DESPITE the massive effort expended in organising and running the workshop, Victor Steffensen is still pumped up at the close of each session.
Victor is director of Mulong Productions, a community film consultancy company based in Cairns.
“It was a fantastic workshop, it went really well,” Victor said.
It’s great to see that after all of these workshops people are still coming back. It has evolved with the communities, and people look forward to this.
Some communities are here for the first time, while others are here for their third or fourth experience, ultimately sharing their projects, and what they’ve learnt.”
According to Victor, it is the Indigenous teaching methodology, that ensures return attendance.
“This experience differs from a conference,” said Victor.
“It’s real teaching and learning first hand.
People come here with different concepts of fire and walk away with mutual understanding.”
Victor says the days of meetings and conferences are over and it is now time for action and that commuinites are now empoweed to solve fire problems.
“It works due to practical engagement and methodologies; observing the land, reading the land and leaning through practical experience.
There is no way this could be down through PowerPoints,” he said.
The workshops are designed for people to enjoy time on country and have fun.
“People can come together as family and friends, as people connected, no matter what nationality or colour,” Victor said.
People come here worried because country is under threat.
They leave with hope and knowledge about what they can achieve, and there is help from the fire six workshop and from practitioners,” he said.

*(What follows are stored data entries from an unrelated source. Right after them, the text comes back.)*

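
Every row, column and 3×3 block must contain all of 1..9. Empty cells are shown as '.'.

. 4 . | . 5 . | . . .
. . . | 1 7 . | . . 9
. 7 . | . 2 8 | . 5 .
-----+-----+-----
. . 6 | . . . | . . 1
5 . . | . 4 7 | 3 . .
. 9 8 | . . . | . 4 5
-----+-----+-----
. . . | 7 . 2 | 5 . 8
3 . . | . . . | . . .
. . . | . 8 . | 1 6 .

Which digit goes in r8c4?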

A contingency of thirty people from New South Wales from a range of career backgrounds including representatives from rural fire services groups, catchment authorities, agriculture, Traditional Owner groups, local government an community groups attended the 2014 workshop, with the support of the NSW government.
“What we do is invaluable, and there are countless outcomes achieved on country: changing people and lives; white and black working together as one; creating stong sense of family; and cooperation amoungst farmers.
Ten years ago I didn’t think it could have happened,” Victor said.
According to Victor the acknowledgement and respect for Elders, who undertook the first session, was fundamental to the success of subsequent workshops.
“Evolving culture is an important result of my work. The change in culture ensures the legacy of the Elders in the commuity continues, without the loss of knowledge,” he said.